Investing in Berkshire Hathaway
Warren Buffett’s partnership owned a majority stake in Berkshire Hathaway (NYSE:BRK.A) by 1967. Considering only its textile operations, this investment was a failure – the company consistently produced net losses; Buffett eventually had to liquidate the company, as he could not find a single buyer. However, Berkshire Hathaway could be seen as a strategic investment, as Buffett used the company’s working capital to make one of his first investments in insurance companies.
Berkshire Hathaway was originally named Berkshire Cotton Manufacturing Company, and incorporated in Massachusetts in 1889. It merged with Valley Falls Company, Coventry Company, Greylock Mills and Fort Dummer Mills in 1929 to form Berkshire Fine Spinning. Berkshire Fine Spinning then commanded significant market share – it contributed to 25% of American fine cotton textile production. Berkshire Fine Spinning then merged with New Bedford textile maker Hathaway Manufacturing Company in 1955 to form Berkshire Hathaway.
One of Warren Buffett’s Earliest Holdings
When Buffett purchased Berkshire Hathaway, it had an accounting net worth of $22 million. He later realized that its intrinsic business value was considerably less, because its textile assets were unable to earn returns that were in proportion to their accounting value. From 1976 to 1985, Berkshire’s aggregate sales of $530 million produced an aggregate loss of $10 million.
At first, Buffett thought that the business could be turned around by good managers. However, this anticipated turn-around never came about, despite occasional improvements in the secular business cycle.
Yet, Buffett remained in the business for several reasons:
First, the textile business was an important employer in many local communities and Buffett did not want to layoff workers unless absolutely necessary.
Second, Berkshire had management that Buffett greatly admired. Ken Chace was an excellent leader in many ways. He clearly identified the problems Berkshire needed to overcome, communicated them to Buffett clearly and was very enthusiastic in trying different remedy approaches.

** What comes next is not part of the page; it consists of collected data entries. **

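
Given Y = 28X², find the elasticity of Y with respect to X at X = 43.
Elasticity = 2

Elasticity = (dY/dX) · (X/Y)

dY/dX = 56·X
At X = 43: dY/dX = 2408, Y = 51772

Elasticity = 2408 · (43 / 51772) = 2

Interpretation: for a small percentage change in X, the percentage change in Y is approximately 2.00 times as large.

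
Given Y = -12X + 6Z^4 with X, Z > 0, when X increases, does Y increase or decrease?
Y decreases

Taking the partial derivative:
∂Y/∂X = -12

∂Y/∂X = -12 < 0 (assuming positive values)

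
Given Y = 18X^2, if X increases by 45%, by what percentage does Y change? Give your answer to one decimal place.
110.3%

For Y = 18X^2:
If X → X(1 + 0.45)
Then Y → Y · (1 + 0.45)^2
     = Y · 2.1025

Percentage change = ((1 + 0.45)^2 − 1) × 100% ≈ 110.3%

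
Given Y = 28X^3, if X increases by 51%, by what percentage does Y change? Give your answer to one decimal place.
244.3%

For Y = 28X^3:
If X → X(1 + 0.51)
Then Y → Y · (1 + 0.51)^3
     ≈ Y · 3.4430

Percentage change = ((1 + 0.51)^3 − 1) × 100% ≈ 244.3%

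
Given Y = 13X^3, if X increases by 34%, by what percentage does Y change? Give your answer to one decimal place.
140.6%

For Y = 13X^3:
If X → X(1 + 0.34)
Then Y → Y · (1 + 0.34)^3
     ≈ Y · 2.4061

Percentage change = ((1 + 0.34)^3 − 1) × 100% ≈ 140.6%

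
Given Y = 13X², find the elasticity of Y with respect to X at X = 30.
Elasticity = 2

Elasticity = (dY/dX) · (X/Y)

dY/dX = 26·X
At X = 30: dY/dX = 780, Y = 11700

Elasticity = 780 · (30 / 11700) = 2

Interpretation: for a small percentage change in X, the percentage change in Y is approximately 2.00 times as large.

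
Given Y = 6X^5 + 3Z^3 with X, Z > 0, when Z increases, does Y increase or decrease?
Y increases

Taking the partial derivative:
∂Y/∂Z = 9Z^2

∂Y/∂Z = 9Z^2 > 0 (assuming positive values)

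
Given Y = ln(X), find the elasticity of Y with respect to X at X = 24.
Elasticity = 1/ln(24) ≈ 0.3147

Elasticity = (dY/dX) · (X/Y)

dY/dX = 1/X
At X = 24: dY/dX = 1/24, Y = ln(24)

Elasticity = (1/24) · (24 / (ln(24))) = 1/ln(24) ≈ 0.3147

Interpretation: for a small percentage change in X, the percentage change in Y is approximately 0.31 times as large.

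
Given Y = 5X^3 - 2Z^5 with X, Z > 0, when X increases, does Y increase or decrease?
Y increases

Taking the partial derivative:
∂Y/∂X = 15X^2

∂Y/∂X = 15X^2 > 0 (assuming positive values)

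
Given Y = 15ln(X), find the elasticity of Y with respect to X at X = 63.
Elasticity = 1/ln(63) ≈ 0.2414

Elasticity = (dY/dX) · (X/Y)

dY/dX = 15/X
At X = 63: dY/dX = 5/21, Y = 15·ln(63)

Elasticity = (5/21) · (63 / (15·ln(63))) = 1/ln(63) ≈ 0.2414

Interpretation: for a small percentage change in X, the percentage change in Y is approximately 0.24 times as large.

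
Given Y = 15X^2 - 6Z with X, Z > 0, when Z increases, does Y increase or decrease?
Y decreases

Taking the partial derivative:
∂Y/∂Z = -6

∂Y/∂Z = -6 < 0 (assuming positive values)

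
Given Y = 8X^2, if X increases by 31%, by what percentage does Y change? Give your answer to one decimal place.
71.6%

For Y = 8X^2:
If X → X(1 + 0.31)
Then Y → Y · (1 + 0.31)^2
     = Y · 1.7161

Percentage change = ((1 + 0.31)^2 − 1) × 100% ≈ 71.6%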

Third, the unionized labor force was pleasant to deal with. Unlike other unions that may make unreasonable demands regardless of business conditions, Berkshire’s work force was cooperative and understanding in facing common problems.
Fourth, Buffett hypothesized that the business should still be able to average modest cash returns relative to investment. Buffett later realized that this was not true. Berkshire became an alligator that ate a lot of cash, and seemed to have unending losses in sight.
Buffett and his managers tried many things that did not work: they tried reworking product lines, machinery configurations and distribution arrangements; they also tried making acquisitions – Berkshire acquired Waumbec Mills in expectation of important synergies that could benefit both businesses, but nothing substantial materialized.
As Buffett writes in his shareholder letters, there were broad underlying economic forces that made a turnaround extremely difficult. The US textile industry in general was in secular decline. Textile was a commodity business competing in a world market with substantial excess capacity. There was a significant amount of foreign labor competition. Local textile companies found it extremely difficult to compete with foreign textile companies that were able to employ foreign workers paid a fraction of the US minimum wage. Furthermore, the highly competitive nature of the business meant that other competitors quickly copied cost-reducing capital expenditure investments; each investment initially appeared like winners with strong economic benefits, but competitive dynamics soon drove prices down.
In the end, Buffett decided that it was in Berkshire’s best economic interest to admit defeat and sell the business. Huge capital investment would have helped keep the textile business alive, but it was difficult to envision a turn-around scenario where the company would be able to generate significant returns on investment.
Here is the lesson Buffett took away from the entire episode: should you ever find yourself in a chronically-leaking boat, “energy devoted to changing vessels is likely to be more productive than energy devoted to patching leaks”.